La pièce de Gaël Navard où les résonnances des flûtes étaient  prolongées par les moyens de l'électroacoustique, présentée dans la même partie, a pris, en regard de l'oeuvre de la jeune compositrice, un aspect plus âpre et masculin : "asile", soit l'asile d'un "si",  soit d'un "la", sorte de jeu théâtral.

Après la méditation "New Age", le choc théâtral.
Il y eut d'ailleurs dans la soirée d'autres moments théâtraux,  notamment dans les jeux d'improvisations des flûtistes jouant avec  l'électroacoustique (Anders Forslund) mais aussi avec l'apparition  de texte et de scénographie "quasi érotique" (l'échange de la même  flûte ?) dans l'oeuvre d'Oskar Lissheim-Boethius. La notion de ligne musicale surgit : l'oeuvre exprime, crie, touche l'auditeur.

Evidemement, le clou spectaculaire est le grand closter de l'oeuvre de Florian Gourio et Manuel Rosas Gutierrez, "SOAP Machine #3", avec des saxophones, trombones, trompette et un arrosoir (buggler), un écran de cinéma rétro et une soprano folle aux cheveux dénoués. Des  "warum", des "perché", le tout lyrique, quodlibet et fortissimo.  C'est l'occasion d'admirer la souplesse vocale, la musicalité - que dire ? la  beauté de la ligne du son, allant du filet de voix au lyrisme  chaleureux de la soprano. Tant de merveilles pour caractériser Liesel Jürgens, l'un des immenses talents vocaux sur Nice.
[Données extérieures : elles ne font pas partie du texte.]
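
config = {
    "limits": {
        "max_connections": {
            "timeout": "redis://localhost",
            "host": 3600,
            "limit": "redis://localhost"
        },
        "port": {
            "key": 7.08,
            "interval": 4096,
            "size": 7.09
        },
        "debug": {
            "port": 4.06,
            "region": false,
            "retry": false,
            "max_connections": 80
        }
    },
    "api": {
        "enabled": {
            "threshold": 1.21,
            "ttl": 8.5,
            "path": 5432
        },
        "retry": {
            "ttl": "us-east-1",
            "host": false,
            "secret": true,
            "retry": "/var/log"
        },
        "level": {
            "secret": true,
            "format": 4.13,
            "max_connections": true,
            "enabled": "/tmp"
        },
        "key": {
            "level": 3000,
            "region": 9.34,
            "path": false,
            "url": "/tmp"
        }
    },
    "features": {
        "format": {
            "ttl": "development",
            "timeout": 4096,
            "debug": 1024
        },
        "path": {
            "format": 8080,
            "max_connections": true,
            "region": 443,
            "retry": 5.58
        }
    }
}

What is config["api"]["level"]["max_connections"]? True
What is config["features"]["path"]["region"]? 443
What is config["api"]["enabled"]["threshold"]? 1.21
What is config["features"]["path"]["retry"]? 5.58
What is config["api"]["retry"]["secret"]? True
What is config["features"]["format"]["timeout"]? 4096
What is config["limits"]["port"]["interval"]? 4096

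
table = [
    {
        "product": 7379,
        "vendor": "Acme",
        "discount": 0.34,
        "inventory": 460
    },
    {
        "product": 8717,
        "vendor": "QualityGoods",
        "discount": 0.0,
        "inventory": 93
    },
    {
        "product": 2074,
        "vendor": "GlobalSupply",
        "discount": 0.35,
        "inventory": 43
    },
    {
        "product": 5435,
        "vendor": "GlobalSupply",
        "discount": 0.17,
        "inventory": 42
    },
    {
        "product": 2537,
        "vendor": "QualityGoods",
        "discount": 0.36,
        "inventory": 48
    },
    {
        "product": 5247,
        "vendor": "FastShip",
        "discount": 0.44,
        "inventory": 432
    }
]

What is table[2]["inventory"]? 43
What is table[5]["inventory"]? 432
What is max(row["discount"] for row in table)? 0.44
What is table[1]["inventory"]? 93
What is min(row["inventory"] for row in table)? 42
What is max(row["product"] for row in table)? 8717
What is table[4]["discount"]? 0.36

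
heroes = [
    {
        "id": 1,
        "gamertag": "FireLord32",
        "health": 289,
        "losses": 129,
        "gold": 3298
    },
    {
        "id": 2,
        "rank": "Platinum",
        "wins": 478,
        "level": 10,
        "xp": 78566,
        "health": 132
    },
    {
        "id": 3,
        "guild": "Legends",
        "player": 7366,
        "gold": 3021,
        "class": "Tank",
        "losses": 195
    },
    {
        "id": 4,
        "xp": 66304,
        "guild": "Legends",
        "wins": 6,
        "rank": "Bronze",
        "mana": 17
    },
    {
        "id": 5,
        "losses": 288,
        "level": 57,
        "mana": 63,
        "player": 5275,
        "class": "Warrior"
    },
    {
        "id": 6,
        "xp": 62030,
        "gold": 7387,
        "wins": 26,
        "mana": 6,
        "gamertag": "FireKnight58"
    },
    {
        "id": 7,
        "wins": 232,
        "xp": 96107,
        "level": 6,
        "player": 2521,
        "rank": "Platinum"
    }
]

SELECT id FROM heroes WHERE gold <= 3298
[1, 3]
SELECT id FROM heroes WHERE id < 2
[1]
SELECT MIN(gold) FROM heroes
3021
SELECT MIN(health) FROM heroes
132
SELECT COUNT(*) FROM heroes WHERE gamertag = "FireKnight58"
1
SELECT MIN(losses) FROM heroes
129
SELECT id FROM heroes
[1, 2, 3, 4, 5, 6, 7]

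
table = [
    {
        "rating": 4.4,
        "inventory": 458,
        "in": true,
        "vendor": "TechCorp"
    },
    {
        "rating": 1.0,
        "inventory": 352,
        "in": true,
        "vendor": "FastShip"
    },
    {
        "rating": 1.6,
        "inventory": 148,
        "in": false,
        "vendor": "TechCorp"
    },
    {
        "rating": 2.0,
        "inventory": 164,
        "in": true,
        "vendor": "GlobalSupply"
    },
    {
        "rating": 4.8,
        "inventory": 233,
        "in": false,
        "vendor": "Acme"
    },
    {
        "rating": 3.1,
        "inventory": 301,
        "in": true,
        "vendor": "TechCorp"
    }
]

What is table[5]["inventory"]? 301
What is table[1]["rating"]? 1.0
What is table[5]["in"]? True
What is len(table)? 6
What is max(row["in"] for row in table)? True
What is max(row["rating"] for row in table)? 4.8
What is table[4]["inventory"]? 233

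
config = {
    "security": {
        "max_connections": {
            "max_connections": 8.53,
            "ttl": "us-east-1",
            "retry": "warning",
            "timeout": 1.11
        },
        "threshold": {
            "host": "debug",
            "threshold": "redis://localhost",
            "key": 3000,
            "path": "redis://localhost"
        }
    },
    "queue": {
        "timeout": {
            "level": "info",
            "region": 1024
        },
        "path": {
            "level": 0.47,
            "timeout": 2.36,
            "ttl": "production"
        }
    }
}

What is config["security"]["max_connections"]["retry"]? "warning"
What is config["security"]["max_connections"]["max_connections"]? 8.53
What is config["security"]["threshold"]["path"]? "redis://localhost"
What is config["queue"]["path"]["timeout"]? 2.36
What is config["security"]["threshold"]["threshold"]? "redis://localhost"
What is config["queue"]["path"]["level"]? 0.47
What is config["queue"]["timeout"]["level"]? "info"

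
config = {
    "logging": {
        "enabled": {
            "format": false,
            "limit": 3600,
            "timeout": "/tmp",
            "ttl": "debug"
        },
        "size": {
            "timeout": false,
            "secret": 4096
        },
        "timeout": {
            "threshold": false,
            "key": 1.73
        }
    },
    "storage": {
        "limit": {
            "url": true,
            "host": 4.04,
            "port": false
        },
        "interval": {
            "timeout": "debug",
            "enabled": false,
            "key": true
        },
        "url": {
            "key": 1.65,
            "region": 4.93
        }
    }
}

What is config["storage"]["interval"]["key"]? True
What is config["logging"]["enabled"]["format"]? False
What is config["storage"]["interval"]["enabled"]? False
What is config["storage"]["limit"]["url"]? True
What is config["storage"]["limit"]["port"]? False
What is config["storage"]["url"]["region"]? 4.93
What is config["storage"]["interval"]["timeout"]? "debug"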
Pour la première fois, on la voit  très heureusement se produire dans un  concert contemporain, où d'habitude, sur la scène locale niçoise, où nous avions vu régner la seule Tanya Laing, dont l'émission et la présence sur scène font une digne héritière de Kathie Berberian.

Un peu de philo
Cependant que l'on parle de théâtre, c'était la clôture de la première partie. La deuxième se clôturait plutôt sur une séquence philosophique : un solo de clarinette basse, par trop intellectuel d'Aaron Einbond. L'auteur se cherche là : ce n'est pas une critique ! Qu'il ne nous en veuille pas si l'on pense qu'il ne s'y est pas encore trouvé. C'est déjà un grand effet, si on peut  susciter chez l'auditeur cette curiosité de sentir une direction, une recherche, plutôt que l'ennui d'une oeuvre élégante mais vide. On retrouve ce sympathique compositeur, le mercredi 15 novembre, toujours dans le cadre du Festival  MANCA au CNR avec Gaël Navard, dont on a parlé auparavant, pour nous faire découvrir à travers un "Atelier- concert",  "leur  travail" en France et aux Etats-Unis dans le cadre du programme  d'échange pédagogique F.A.C.E. qui unit le CIRM, au CNR, à  l'Université de Nice-Sophia-Antipolis, l'Université de Berkeley et le  CNMAT.